This article originally appeared on Motherboard
Last Tuesday, SpaceX CEO Elon Musk made history when he launched the Falcon Heavy, the most powerful rocket since the Saturn V took Apollo astronauts to the moon. The Heavy’s payload was Musk’s personal Tesla roadster, a $100,000 luxury car made by one of Musk’s other companies. Six hours after launch, the car and its passenger—an empty SpaceX suit dubbed “Starman”— were on an escape trajectory that Musk hoped would put the car in an elliptical orbit around the Sun and allow for some closes brushes with Mars.

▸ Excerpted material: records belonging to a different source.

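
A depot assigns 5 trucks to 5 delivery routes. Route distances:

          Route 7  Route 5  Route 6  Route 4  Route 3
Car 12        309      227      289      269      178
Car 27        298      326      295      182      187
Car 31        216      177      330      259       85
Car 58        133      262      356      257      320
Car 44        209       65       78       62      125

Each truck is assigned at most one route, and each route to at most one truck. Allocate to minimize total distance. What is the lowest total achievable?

Optimal: Car 12→Route 5 (227 km), Car 27→Route 4 (182 km), Car 31→Route 3 (85 km), Car 58→Route 7 (133 km), Car 44→Route 6 (78 km) — total 227+182+85+133+78 = 705 km.
Row-greedy (each truck in turn takes its cheapest remaining route) gives 748 km, worse by 43.
Swapping Car 44↔Car 31 (Car 44→Route 3 125 km, Car 31→Route 6 330 km) adds 292.
Checked against all permutations: 705 km is optimal.

Min total: 705 km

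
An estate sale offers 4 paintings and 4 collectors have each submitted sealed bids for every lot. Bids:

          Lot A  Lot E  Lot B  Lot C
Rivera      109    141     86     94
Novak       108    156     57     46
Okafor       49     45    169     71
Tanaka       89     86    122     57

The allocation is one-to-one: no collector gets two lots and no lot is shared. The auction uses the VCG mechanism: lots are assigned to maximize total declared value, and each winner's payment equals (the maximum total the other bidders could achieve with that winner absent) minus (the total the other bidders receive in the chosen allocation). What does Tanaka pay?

Efficient allocation: Rivera→Lot C ($94), Novak→Lot E ($156), Okafor→Lot B ($169), Tanaka→Lot A ($89); total welfare W = $508.
Tanaka receives Lot A at value $89, so the others get W − 89 = $419.
Without Tanaka: best allocation of the remaining 3 bidders over all 4 lots is Rivera→Lot A ($109), Novak→Lot E ($156), Okafor→Lot B ($169), total $434.
VCG payment = (others' best without Tanaka) − (others' welfare with Tanaka) = 434 − 419 = $15.

Tanaka pays $15.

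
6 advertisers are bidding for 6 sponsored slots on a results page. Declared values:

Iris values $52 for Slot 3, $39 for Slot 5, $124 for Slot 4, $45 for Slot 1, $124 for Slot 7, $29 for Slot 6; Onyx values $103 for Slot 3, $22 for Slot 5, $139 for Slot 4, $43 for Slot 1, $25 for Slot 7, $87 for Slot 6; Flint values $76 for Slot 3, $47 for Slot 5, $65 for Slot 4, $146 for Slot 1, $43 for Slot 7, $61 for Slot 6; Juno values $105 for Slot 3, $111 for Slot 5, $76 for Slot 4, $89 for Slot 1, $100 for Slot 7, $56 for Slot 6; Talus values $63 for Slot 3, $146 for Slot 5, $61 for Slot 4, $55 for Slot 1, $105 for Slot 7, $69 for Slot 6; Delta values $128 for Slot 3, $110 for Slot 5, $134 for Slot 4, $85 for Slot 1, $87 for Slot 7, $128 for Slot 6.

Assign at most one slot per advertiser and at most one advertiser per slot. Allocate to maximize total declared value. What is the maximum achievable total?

Optimal: Iris→Slot 7 ($124), Onyx→Slot 4 ($139), Flint→Slot 1 ($146), Juno→Slot 3 ($105), Talus→Slot 5 ($146), Delta→Slot 6 ($128) — total 124+139+146+105+146+128 = $788.
Row-greedy (each advertiser in turn takes its best remaining slot) gives $717, worse by 71.
Checked against all permutations: $788 is optimal.

Maximum total: $788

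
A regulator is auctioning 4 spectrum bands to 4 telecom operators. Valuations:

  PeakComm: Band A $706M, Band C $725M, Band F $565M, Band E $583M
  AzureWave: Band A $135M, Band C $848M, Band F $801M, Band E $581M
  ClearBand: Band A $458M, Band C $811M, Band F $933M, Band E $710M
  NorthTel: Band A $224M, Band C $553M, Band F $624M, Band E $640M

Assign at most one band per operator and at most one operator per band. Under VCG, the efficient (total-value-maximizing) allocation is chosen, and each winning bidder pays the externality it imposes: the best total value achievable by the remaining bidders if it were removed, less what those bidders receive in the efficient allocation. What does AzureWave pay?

Efficient allocation: PeakComm→Band A ($706M), AzureWave→Band C ($848M), ClearBand→Band F ($933M), NorthTel→Band E ($640M); total welfare W = $3127M.
AzureWave receives Band C at value $848M, so the others get W − 848 = $2279M.
Without AzureWave: best allocation of the remaining 3 bidders over all 4 bands is PeakComm→Band C ($725M), ClearBand→Band F ($933M), NorthTel→Band E ($640M), total $2298M.
VCG payment = (others' best without AzureWave) − (others' welfare with AzureWave) = 2298 − 2279 = $19M.

AzureWave pays $19M.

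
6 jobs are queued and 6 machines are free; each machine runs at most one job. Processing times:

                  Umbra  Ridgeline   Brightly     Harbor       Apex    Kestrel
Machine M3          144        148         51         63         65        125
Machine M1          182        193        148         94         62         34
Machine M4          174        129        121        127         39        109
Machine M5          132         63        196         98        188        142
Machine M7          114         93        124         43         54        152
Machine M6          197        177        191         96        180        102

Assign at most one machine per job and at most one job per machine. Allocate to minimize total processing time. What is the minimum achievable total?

Optimal: Umbra→Machine M7 (114 min), Ridgeline→Machine M5 (63 min), Brightly→Machine M3 (51 min), Harbor→Machine M6 (96 min), Apex→Machine M4 (39 min), Kestrel→Machine M1 (34 min) — total 114+63+51+96+39+34 = 397 min.
Min-entry greedy (repeatedly take the single cheapest remaining cell) gives 427 min, worse by 30.
Swapping Harbor↔Umbra (Harbor→Machine M7 43 min, Umbra→Machine M6 197 min) adds 30.
Every other assignment is strictly worse.

Min total: 397 min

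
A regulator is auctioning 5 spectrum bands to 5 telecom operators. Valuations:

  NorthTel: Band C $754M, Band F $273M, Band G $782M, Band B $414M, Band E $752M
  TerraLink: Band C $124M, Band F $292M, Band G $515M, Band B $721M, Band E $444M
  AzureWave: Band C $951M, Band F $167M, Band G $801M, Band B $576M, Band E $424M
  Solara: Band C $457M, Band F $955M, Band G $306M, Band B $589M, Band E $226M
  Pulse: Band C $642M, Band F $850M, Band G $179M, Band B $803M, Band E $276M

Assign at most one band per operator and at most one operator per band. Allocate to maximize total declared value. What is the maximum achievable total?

Maximum total: $3976M

Optimal: NorthTel→Band E ($752M), TerraLink→Band G ($515M), AzureWave→Band C ($951M), Solara→Band F ($955M), Pulse→Band B ($803M) — total 752+515+951+955+803 = $3976M.
Row-greedy (each operator in turn takes its best remaining band) gives $3685M, worse by 291.
Swapping Pulse↔Solara (Pulse→Band F $850M, Solara→Band B $589M) loses 319.
Checked against all permutations: $3976M is optimal.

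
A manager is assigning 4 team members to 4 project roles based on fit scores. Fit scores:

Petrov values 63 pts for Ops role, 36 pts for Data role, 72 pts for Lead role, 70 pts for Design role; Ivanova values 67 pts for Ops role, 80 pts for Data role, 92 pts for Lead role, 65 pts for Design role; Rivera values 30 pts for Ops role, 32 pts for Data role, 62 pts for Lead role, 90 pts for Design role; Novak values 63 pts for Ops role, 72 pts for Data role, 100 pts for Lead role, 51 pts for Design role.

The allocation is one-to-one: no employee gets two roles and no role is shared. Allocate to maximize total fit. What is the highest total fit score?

Max total: 333 pts

This is the linear assignment problem.
Optimal: Petrov→Ops role (63 pts), Ivanova→Data role (80 pts), Rivera→Design role (90 pts), Novak→Lead role (100 pts) — total 63+80+90+100 = 333 pts.
Column-greedy (each role in turn goes to its best remaining employee) gives 301 pts, worse by 32.
Next-best assignment: Petrov→Ops role, Ivanova→Lead role, Rivera→Design role, Novak→Data role = 317 pts.
Checked against all permutations: 333 pts is optimal.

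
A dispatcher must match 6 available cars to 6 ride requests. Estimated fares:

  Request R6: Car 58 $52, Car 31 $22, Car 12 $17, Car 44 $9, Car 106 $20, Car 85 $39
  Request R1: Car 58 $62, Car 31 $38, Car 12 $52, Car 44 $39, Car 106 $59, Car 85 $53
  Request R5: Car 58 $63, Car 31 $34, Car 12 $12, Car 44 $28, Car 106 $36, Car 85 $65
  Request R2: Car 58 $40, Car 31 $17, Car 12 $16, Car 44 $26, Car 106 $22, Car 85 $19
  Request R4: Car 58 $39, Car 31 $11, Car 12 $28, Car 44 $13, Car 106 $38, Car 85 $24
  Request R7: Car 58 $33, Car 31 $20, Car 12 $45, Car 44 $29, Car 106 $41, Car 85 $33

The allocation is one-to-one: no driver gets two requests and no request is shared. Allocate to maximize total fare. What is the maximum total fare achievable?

Optimal: Car 58→Request R6 ($52), Car 31→Request R1 ($38), Car 12→Request R7 ($45), Car 44→Request R2 ($26), Car 106→Request R4 ($38), Car 85→Request R5 ($65) — total 52+38+45+26+38+65 = $264.
Every other assignment is strictly worse.

Maximum total: $264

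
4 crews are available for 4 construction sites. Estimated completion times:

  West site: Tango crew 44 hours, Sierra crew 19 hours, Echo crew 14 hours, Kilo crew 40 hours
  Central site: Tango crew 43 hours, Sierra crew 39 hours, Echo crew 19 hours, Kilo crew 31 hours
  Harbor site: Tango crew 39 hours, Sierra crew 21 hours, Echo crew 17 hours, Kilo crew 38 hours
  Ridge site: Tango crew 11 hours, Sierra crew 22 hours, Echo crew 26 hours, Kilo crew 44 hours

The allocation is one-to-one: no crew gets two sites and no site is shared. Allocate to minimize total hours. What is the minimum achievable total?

Optimal: Tango crew→Ridge site (11 hours), Sierra crew→Harbor site (21 hours), Echo crew→West site (14 hours), Kilo crew→Central site (31 hours) — total 11+21+14+31 = 77 hours.
Row-greedy (each crew in turn takes its cheapest remaining site) gives 78 hours, worse by 1.

Min total: 77 hours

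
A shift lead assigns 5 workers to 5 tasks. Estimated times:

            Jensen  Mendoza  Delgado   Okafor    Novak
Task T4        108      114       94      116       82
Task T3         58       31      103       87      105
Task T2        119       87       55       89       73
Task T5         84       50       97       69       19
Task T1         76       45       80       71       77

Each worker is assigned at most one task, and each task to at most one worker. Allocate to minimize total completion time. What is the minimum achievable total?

Min total: 284 min

Treat this as an assignment problem: match each worker to one task.
Optimal: Jensen→Task T4 (108 min), Mendoza→Task T3 (31 min), Delgado→Task T2 (55 min), Okafor→Task T1 (71 min), Novak→Task T5 (19 min) — total 108+31+55+71+19 = 284 min.
Column-greedy (each task in turn goes to its cheapest remaining worker) gives 313 min, worse by 29.
Next-best assignment: Jensen→Task T3, Mendoza→Task T1, Delgado→Task T2, Okafor→Task T4, Novak→Task T5 = 293 min.
Swapping Delgado↔Mendoza (Delgado→Task T3 103 min, Mendoza→Task T2 87 min) adds 104.
Every other assignment is strictly worse.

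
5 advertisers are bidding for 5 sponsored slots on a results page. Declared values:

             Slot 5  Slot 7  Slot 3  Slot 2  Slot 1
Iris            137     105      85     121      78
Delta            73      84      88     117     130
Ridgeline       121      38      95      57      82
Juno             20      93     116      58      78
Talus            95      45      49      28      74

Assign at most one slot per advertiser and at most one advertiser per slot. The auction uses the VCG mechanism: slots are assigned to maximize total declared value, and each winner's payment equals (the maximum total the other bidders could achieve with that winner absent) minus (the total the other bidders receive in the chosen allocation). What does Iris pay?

Efficient allocation: Iris→Slot 2 ($121), Delta→Slot 1 ($130), Ridgeline→Slot 3 ($95), Juno→Slot 7 ($93), Talus→Slot 5 ($95); total welfare W = $534.
Iris receives Slot 2 at value $121, so the others get W − 121 = $413.
Without Iris: best allocation of the remaining 4 bidders over all 5 slots is Delta→Slot 2 ($117), Ridgeline→Slot 5 ($121), Juno→Slot 3 ($116), Talus→Slot 1 ($74), total $428.
VCG payment = (others' best without Iris) − (others' welfare with Iris) = 428 − 413 = $15.

Iris pays $15.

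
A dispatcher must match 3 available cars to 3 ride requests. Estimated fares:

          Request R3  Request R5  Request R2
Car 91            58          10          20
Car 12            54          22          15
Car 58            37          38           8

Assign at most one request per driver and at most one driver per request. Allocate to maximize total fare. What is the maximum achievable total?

Optimal: Car 91→Request R2 ($20), Car 12→Request R3 ($54), Car 58→Request R5 ($38) — total 20+54+38 = $112.
Row-greedy (each driver in turn takes its best remaining request) gives $88, worse by 24.
Next-best assignment: Car 91→Request R3, Car 12→Request R2, Car 58→Request R5 = $111.

Maximum total: $112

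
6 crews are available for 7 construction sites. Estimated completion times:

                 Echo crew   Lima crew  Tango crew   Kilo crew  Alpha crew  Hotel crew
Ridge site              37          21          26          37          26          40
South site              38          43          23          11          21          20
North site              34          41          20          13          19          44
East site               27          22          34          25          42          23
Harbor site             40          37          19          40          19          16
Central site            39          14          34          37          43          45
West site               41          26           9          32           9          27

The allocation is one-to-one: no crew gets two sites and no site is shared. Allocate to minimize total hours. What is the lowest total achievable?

This is a one-to-one assignment (minimum-cost bipartite matching).
Optimal: Echo crew→East site (27 hours), Lima crew→Central site (14 hours), Tango crew→West site (9 hours), Kilo crew→South site (11 hours), Alpha crew→North site (19 hours), Hotel crew→Harbor site (16 hours) — total 27+14+9+11+19+16 = 96 hours.
Column-greedy (each site in turn goes to its cheapest remaining crew) gives 132 hours, worse by 36.
No other one-to-one assignment undercuts 96 hours.

Min total: 96 hours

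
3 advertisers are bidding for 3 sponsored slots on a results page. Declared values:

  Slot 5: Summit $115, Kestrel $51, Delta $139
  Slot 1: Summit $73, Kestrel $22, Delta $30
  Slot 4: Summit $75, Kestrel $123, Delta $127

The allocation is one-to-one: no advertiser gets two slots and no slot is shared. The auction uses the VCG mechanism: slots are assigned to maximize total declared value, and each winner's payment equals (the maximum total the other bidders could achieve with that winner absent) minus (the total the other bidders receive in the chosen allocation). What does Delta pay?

Efficient allocation: Summit→Slot 1 ($73), Kestrel→Slot 4 ($123), Delta→Slot 5 ($139); total welfare W = $335.
Delta receives Slot 5 at value $139, so the others get W − 139 = $196.
Without Delta: best allocation of the remaining 2 bidders over all 3 slots is Summit→Slot 5 ($115), Kestrel→Slot 4 ($123), total $238.
VCG payment = (others' best without Delta) − (others' welfare with Delta) = 238 − 196 = $42.

Delta pays $42.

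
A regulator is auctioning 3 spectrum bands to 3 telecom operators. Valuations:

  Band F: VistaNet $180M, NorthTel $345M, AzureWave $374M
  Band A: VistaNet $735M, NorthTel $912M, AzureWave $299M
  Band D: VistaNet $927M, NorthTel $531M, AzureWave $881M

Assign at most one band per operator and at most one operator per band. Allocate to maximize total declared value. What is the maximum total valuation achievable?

Maximum total: $2213M

Optimal: VistaNet→Band D ($927M), NorthTel→Band A ($912M), AzureWave→Band F ($374M) — total 927+912+374 = $2213M.
Next-best assignment: VistaNet→Band F, NorthTel→Band A, AzureWave→Band D = $1973M.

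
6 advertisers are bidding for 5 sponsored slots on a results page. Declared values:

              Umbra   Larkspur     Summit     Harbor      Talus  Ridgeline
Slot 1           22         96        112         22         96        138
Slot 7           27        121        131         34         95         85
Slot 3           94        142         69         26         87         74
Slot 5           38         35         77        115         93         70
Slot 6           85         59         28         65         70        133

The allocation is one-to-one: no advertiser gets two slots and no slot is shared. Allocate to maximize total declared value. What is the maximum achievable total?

Maximum total: $617

Optimal: Talus→Slot 1 ($96), Summit→Slot 7 ($131), Larkspur→Slot 3 ($142), Harbor→Slot 5 ($115), Ridgeline→Slot 6 ($133) — total 96+131+142+115+133 = $617.
Column-greedy (each slot in turn goes to its best remaining advertiser) gives $611, worse by 6.
Next-best assignment: Ridgeline→Slot 1, Summit→Slot 7, Larkspur→Slot 3, Harbor→Slot 5, Umbra→Slot 6 = $611.
Swapping Harbor↔Summit (Harbor→Slot 7 $34, Summit→Slot 5 $77) loses 135.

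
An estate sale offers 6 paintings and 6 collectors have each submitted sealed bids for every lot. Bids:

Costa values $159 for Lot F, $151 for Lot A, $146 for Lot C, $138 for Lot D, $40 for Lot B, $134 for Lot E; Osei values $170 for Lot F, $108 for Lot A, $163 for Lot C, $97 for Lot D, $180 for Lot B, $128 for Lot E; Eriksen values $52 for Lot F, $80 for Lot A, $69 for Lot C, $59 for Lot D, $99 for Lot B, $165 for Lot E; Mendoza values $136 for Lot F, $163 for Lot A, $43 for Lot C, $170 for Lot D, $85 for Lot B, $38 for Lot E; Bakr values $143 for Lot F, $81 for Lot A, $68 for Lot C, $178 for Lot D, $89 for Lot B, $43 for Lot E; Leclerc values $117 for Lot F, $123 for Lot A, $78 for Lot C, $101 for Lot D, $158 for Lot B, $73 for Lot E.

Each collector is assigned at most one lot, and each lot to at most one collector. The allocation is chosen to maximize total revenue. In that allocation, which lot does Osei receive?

Optimal: Costa→Lot F ($159), Osei→Lot C ($163), Eriksen→Lot E ($165), Mendoza→Lot A ($163), Bakr→Lot D ($178), Leclerc→Lot B ($158) — total 159+163+165+163+178+158 = $986.
Row-greedy (each collector in turn takes its best remaining lot) gives $833, worse by 153.
Next-best assignment: Costa→Lot C, Osei→Lot F, Eriksen→Lot E, Mendoza→Lot A, Bakr→Lot D, Leclerc→Lot B = $980.
Swapping Leclerc↔Costa (Leclerc→Lot F $117, Costa→Lot B $40) loses 160.
Osei's own top lot is Lot B ($180), but forcing Osei→Lot B and reassigning the rest optimally gives only $949 — worse by 37.

Osei receives Lot C.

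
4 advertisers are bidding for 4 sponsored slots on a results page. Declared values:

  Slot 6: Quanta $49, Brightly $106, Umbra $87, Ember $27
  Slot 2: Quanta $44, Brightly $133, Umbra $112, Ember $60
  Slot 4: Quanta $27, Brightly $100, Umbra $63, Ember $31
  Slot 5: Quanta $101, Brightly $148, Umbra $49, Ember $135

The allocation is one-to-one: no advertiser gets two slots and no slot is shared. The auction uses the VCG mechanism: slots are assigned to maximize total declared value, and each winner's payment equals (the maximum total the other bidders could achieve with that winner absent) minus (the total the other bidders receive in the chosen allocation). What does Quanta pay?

Quanta pays $8.

Efficient allocation: Quanta→Slot 6 ($49), Brightly→Slot 4 ($100), Umbra→Slot 2 ($112), Ember→Slot 5 ($135); total welfare W = $396.
Quanta receives Slot 6 at value $49, so the others get W − 49 = $347.
Without Quanta: best allocation of the remaining 3 bidders over all 4 slots is Brightly→Slot 2 ($133), Umbra→Slot 6 ($87), Ember→Slot 5 ($135), total $355.
VCG payment = (others' best without Quanta) − (others' welfare with Quanta) = 355 − 347 = $8.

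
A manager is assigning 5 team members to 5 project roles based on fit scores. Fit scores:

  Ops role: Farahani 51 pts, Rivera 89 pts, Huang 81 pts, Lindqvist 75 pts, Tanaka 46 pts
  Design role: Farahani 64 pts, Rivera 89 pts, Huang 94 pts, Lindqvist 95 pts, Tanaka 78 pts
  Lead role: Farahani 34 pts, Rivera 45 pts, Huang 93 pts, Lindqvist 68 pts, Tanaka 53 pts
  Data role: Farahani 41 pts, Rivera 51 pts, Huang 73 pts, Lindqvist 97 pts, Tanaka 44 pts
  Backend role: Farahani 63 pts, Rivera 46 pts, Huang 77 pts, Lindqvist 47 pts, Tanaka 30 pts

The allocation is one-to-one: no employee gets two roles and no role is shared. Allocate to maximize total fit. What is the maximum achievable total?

This is a one-to-one assignment (maximum-weight bipartite matching).
Optimal: Farahani→Backend role (63 pts), Rivera→Ops role (89 pts), Huang→Lead role (93 pts), Lindqvist→Data role (97 pts), Tanaka→Design role (78 pts) — total 63+89+93+97+78 = 420 pts.
Row-greedy (each employee in turn takes its best remaining role) gives 373 pts, worse by 47.
Swapping Lindqvist↔Huang (Lindqvist→Lead role 68 pts, Huang→Data role 73 pts) loses 49.

Max total: 420 pts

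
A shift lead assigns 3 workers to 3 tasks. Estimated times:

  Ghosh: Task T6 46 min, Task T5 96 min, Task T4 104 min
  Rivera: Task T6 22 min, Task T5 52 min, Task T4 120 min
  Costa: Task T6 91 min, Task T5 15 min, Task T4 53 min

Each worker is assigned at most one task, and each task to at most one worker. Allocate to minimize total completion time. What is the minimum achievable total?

Minimum total: 141 min

Optimal: Ghosh→Task T4 (104 min), Rivera→Task T6 (22 min), Costa→Task T5 (15 min) — total 104+22+15 = 141 min.
Row-greedy (each worker in turn takes its cheapest remaining task) gives 151 min, worse by 10.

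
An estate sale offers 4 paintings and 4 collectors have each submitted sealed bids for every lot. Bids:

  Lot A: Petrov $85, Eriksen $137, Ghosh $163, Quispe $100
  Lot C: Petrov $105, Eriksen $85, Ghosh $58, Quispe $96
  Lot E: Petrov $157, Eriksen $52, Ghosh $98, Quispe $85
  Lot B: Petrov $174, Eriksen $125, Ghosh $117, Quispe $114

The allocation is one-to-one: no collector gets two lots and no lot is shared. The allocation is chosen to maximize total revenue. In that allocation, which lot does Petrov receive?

Treat this as an assignment problem: match each collector to one lot.
Optimal: Petrov→Lot E ($157), Eriksen→Lot B ($125), Ghosh→Lot A ($163), Quispe→Lot C ($96) — total 157+125+163+96 = $541.
Row-greedy (each collector in turn takes its best remaining lot) gives $505, worse by 36.
Checked against all permutations: $541 is optimal.
Petrov's own top lot is Lot B ($174), but forcing Petrov→Lot B and reassigning the rest optimally gives only $507 — worse by 34.

Petrov receives Lot E.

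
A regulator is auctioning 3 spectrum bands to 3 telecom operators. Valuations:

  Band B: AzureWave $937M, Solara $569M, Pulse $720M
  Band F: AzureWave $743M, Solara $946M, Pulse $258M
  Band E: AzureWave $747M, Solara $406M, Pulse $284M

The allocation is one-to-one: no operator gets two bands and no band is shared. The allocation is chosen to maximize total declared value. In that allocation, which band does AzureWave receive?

This is the linear assignment problem.
Optimal: AzureWave→Band E ($747M), Solara→Band F ($946M), Pulse→Band B ($720M) — total 747+946+720 = $2413M.
Max-entry greedy (repeatedly take the single best remaining cell) gives $2167M, worse by 246.
Swapping Pulse↔Solara (Pulse→Band F $258M, Solara→Band B $569M) loses 839.
Every other assignment is strictly worse.
AzureWave's own top band is Band B ($937M), but forcing AzureWave→Band B and reassigning the rest optimally gives only $2167M — worse by 246.

AzureWave receives Band E.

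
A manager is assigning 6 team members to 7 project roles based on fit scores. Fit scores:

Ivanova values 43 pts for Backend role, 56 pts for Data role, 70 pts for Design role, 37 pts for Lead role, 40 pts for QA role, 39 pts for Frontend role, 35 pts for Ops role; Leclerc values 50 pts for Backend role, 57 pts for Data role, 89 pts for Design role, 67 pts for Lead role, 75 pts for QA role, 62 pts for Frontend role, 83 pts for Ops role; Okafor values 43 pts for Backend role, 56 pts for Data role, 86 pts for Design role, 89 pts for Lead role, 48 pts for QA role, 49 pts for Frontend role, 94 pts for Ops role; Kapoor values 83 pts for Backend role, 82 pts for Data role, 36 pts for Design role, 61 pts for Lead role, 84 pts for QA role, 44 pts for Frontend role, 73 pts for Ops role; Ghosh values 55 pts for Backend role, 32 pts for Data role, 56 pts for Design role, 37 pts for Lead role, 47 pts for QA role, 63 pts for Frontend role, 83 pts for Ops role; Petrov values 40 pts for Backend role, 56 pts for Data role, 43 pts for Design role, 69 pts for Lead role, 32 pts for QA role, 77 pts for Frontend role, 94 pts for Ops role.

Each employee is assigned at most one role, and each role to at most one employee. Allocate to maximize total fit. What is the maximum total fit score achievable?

Maximum total: 478 pts

This is a one-to-one assignment (maximum-weight bipartite matching).
Optimal: Ivanova→Data role (56 pts), Leclerc→Design role (89 pts), Okafor→Lead role (89 pts), Kapoor→QA role (84 pts), Ghosh→Ops role (83 pts), Petrov→Frontend role (77 pts) — total 56+89+89+84+83+77 = 478 pts.
Max-entry greedy (repeatedly take the single best remaining cell) gives 455 pts, worse by 23.
Swapping Okafor↔Leclerc (Okafor→Design role 86 pts, Leclerc→Lead role 67 pts) loses 25.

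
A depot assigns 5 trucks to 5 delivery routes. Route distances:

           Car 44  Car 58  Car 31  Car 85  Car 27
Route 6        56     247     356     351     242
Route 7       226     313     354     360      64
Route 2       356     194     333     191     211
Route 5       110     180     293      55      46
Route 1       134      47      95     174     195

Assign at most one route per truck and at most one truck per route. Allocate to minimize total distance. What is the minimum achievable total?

Optimal: Car 44→Route 6 (56 km), Car 58→Route 2 (194 km), Car 31→Route 1 (95 km), Car 85→Route 5 (55 km), Car 27→Route 7 (64 km) — total 56+194+95+55+64 = 464 km.
Column-greedy (each route in turn goes to its cheapest remaining truck) gives 586 km, worse by 122.
No other one-to-one assignment undercuts 464 km.

Min total: 464 km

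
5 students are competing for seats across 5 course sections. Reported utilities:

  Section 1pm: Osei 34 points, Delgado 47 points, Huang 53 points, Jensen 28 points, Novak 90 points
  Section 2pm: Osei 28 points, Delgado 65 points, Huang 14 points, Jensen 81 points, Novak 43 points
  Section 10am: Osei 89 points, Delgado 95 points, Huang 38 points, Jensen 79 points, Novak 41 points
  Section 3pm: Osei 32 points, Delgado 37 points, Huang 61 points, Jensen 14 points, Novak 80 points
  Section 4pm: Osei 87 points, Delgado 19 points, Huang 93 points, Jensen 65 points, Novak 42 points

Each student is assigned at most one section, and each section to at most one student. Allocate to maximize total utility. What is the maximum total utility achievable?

This is a one-to-one assignment (maximum-weight bipartite matching).
Optimal: Osei→Section 4pm (87 points), Delgado→Section 10am (95 points), Huang→Section 3pm (61 points), Jensen→Section 2pm (81 points), Novak→Section 1pm (90 points) — total 87+95+61+81+90 = 414 points.
Row-greedy (each student in turn takes its best remaining section) gives 355 points, worse by 59.
Swapping Novak↔Huang (Novak→Section 3pm 80 points, Huang→Section 1pm 53 points) loses 18.

Maximum total: 414 points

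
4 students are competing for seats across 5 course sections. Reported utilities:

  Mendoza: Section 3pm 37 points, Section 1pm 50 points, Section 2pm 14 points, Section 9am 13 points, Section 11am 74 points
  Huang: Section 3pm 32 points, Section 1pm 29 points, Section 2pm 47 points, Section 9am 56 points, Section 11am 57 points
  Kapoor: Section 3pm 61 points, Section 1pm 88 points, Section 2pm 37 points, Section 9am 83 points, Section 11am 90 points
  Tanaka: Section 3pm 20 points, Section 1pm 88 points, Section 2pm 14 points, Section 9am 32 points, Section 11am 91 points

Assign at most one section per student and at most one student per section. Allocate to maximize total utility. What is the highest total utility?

Optimal: Mendoza→Section 11am (74 points), Huang→Section 2pm (47 points), Kapoor→Section 9am (83 points), Tanaka→Section 1pm (88 points) — total 74+47+83+88 = 292 points.
Column-greedy (each section in turn goes to its best remaining student) gives 209 points, worse by 83.

Max total: 292 points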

A few hours later, Musk took to Twitter to announce that SpaceX had overshot its planned trajectory a wee bit and the hot rod was now headed to the asteroid belt. According to Space.com, however, the Twitter astro community ran the numbers and it appears that the car will actually pass closer to Mars than the asteroid belt.
For those of you who don’t trust Musk or a bunch of extremely online astro geeks to tell you where the space convertible is, fear not: You can track it for yourself on the aptly-named whereisroadster.com.
Developed by self-described “space nerd” Ben Pearson, whereisroadster gives you up to the second updates on the location of Musk’s whip. The data is provided by the Jet Propulsion Lab’s HORIZONS System which tracks objects in our solar system. Pearson takes this data and uses it to describe how fast the car is moving relative to the Earth and to Mars, and how many times the Tesla roadster has surpassed its 36,000 mile warranty.
It’s kind of like the old PC game Where in the World is Carmen Sandiego, except instead of tracking an fictional criminal around the globe, you’re tracking a real billionaire’s personal sports car in the endless void of deep space.
So what are you waiting for? Go watch those numbers representing the orbital trajectory of a car you’ll never be able to afford and that will far outlast your brief blip of existence in this unfeeling universe constantly change forever. It’s fun andeducational!